October 19, 2004

Texas Districting Challenge Is Revived by Supreme Court

By LINDA GREENHOUSE
 

 

WASHINGTON, Oct. 18 - Though too late at least for next month's election, the Supreme Court on Monday gave Texas Democrats a renewed chance to challenge the Congressional redistricting plan that is expected to cost as many as five Democratic incumbents their House seats.

In an unsigned and apparently unanimous order, the justices vacated a ruling issued in January by a special three-judge federal district court in Austin that upheld an unusual mid-decade redistricting imposed by the Texas Legislature's new Republican majority last year over Democratic opposition.

The district court had rejected the Democrats' argument that the new plan, engineered by Tom DeLay of Texas, majority leader of the United States House, was an unconstitutional partisan gerrymander. But the justices ordered the panel to reconsider that decision in light of the Supreme Court's own decision six months ago in a redistricting case from Pennsylvania.

The order was something of a surprise. In the Pennsylvania case, Vieth v. Jubelirer, decided April 28, the court voted 5 to 4 to reject the Democrats' claim of an unconstitutional partisan gerrymander in new Congressional districts drawn by state legislators after the 2000 census. In light of that ruling, some election law experts assumed the justices would deal with the Texas Democrats' appeal simply by summarily affirming the district court's decision. That would have been the end of the Texas case.

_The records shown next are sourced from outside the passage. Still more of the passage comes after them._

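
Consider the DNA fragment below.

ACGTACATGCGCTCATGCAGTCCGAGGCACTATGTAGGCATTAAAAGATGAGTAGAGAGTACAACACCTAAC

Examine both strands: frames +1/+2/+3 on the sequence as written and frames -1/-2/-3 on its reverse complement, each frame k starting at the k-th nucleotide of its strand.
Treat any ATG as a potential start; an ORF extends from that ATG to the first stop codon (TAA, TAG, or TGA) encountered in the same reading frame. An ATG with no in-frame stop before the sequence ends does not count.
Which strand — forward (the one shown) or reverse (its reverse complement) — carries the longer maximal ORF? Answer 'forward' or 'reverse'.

forward

Reverse complement (5'→3'): GTTAGGTGTTGTACTCTCTACTCATCTTTTAATGCCTACATAGTGCCTCGGACTGCATGAGCGCATGTACGT
Frame +1: ACG TAC ATG CGC TCA TGC AGT CCG AGG CAC TAT GTA GGC ATT AAA AGA TGA GTA GAG AGT ACA ACA CCT AAC — ATG at 7, stop TGA at 49 → 45 nt.
Frame +2: CGT ACA TGC GCT CAT GCA GTC CGA GGC ACT ATG TAG GCA TTA AAA GAT GAG TAG AGA GTA CAA CAC CTA — ATG at 32, stop TAG at 35 → 6 nt.
Frame +3: GTA CAT GCG CTC ATG CAG TCC GAG GCA CTA TGT AGG CAT TAA AAG ATG AGT AGA GAG TAC AAC ACC TAA — ATG at 15, stop TAA at 42 → 30 nt; ATG at 48, stop TAA at 69 → 24 nt.
Frame -1: GTT AGG TGT TGT ACT CTC TAC TCA TCT TTT AAT GCC TAC ATA GTG CCT CGG ACT GCA TGA GCG CAT GTA CGT — no ATG→stop ORF.
Frame -2: TTA GGT GTT GTA CTC TCT ACT CAT CTT TTA ATG CCT ACA TAG TGC CTC GGA CTG CAT GAG CGC ATG TAC — ATG at 32, stop TAG at 41 → 12 nt.
Frame -3: TAG GTG TTG TAC TCT CTA CTC ATC TTT TAA TGC CTA CAT AGT GCC TCG GAC TGC ATG AGC GCA TGT ACG — no ATG→stop ORF.
Forward-strand max 45 nt; reverse-strand max 12 nt. The forward strand has the longer ORF.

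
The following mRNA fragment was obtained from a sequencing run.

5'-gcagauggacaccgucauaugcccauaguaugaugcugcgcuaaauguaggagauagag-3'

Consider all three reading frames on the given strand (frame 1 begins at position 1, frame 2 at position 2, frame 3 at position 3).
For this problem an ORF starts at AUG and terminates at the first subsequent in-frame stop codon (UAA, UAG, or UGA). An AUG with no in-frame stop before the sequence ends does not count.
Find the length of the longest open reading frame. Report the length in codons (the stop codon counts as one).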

Instead, the order to reconsider the decision keeps the case alive and strongly suggests that Justice Anthony M. Kennedy, who cast the swing vote in the Pennsylvania case, agreed with its four dissenters that there is more to say about partisan gerrymandering and the Constitution.

In the Pennsylvania case, Justice Antonin Scalia wrote in an opinion for himself, Chief Justice William H. Rehnquist and Justices Sandra Day O'Connor and Clarence Thomas that claims of political gerrymandering were not the business of the federal courts. The Constitution provides no "judicially enforceable limit on the political considerations that the states and Congress may take into account when districting," he said.

Justice Kennedy, while providing a fifth vote to reject the Pennsylvania Democrats' case, did not join that analysis.

"I would not foreclose all possibility of judicial relief if some limited and precise rationale were found to correct an established violation of the Constitution in some redistricting cases," he wrote in his separate opinion.

The four dissenters - Justices John Paul Stevens, David H. Souter, Ruth Bader Ginsburg and Stephen G. Breyer - all would have permitted the Democrats' lawsuit to proceed under various theories.

As the Texas case returns to the district court in Austin, the question is likely to be whether the circumstances of the 2003 redistricting, particularly that it was the second redistricting of the decade, provide a sufficiently objective indication of undue partisanship to meet Justice Kennedy's test.

After the 2000 census, in which Texas gained two seats in the House, the politically divided State Legislature was unable to agree on a plan and left it up to a federal court to draw one. That plan proved quite favorable to the Democrats, and the Texas Congressional delegation elected under it in 2002 consisted of 15 Republicans and 17 Democrats.

At the same time, however, Republicans gained unified control of the Legislature. They decided to redistrict again, holding successive special sessions as Democrats fled the state to deprive the Legislature of a quorum necessary to conduct business. The new plan shifted more than eight million people into new districts, split one Democratic district into five pieces, and paired six Democratic and Republican incumbents in districts redrawn to favor Republicans.

Five groups of plaintiffs filed lawsuits on a variety of claims, including Voting Rights Act violations as well as partisan gerrymandering. The Supreme Court denied the plaintiffs' request for a stay after the district court upheld the new plan in January. That meant that even though a Supreme Court appeal was pending, the 2004 election would go forward under the new plan.

Paul M. Smith, a lawyer for the Democratic plaintiffs in the lead case, Jackson v. Perry, No. 03-1391, said Monday that even if the challenge ultimately prevailed, there would be no undoing the results of the 2004 election. "It's an unfixable problem now," he said.

In an unrelated case on Monday, the court, accepting an appeal from a Missouri death row inmate, agreed to decide whether his constitutional rights were violated when he was presented to the jury at his sentencing hearing while shackled and handcuffed to a chain around his waist.

The court ruled in the 1970's that it was unfairly prejudicial to a defendant to appear shackled, or even simply to appear in prison clothes, during a trial. The question in the new case, Deck v. Missouri, No. 04-5293, is whether the same principle applies to the separate sentencing hearing that follows a conviction for capital murder. The Missouri Supreme Court rejected the defendant's argument, holding that there was no evidence that the jury had actually been prejudiced. The defendant, Carman L. Deck, confessed in 1996 to shooting an elderly couple to death in their bedroom after robbing them.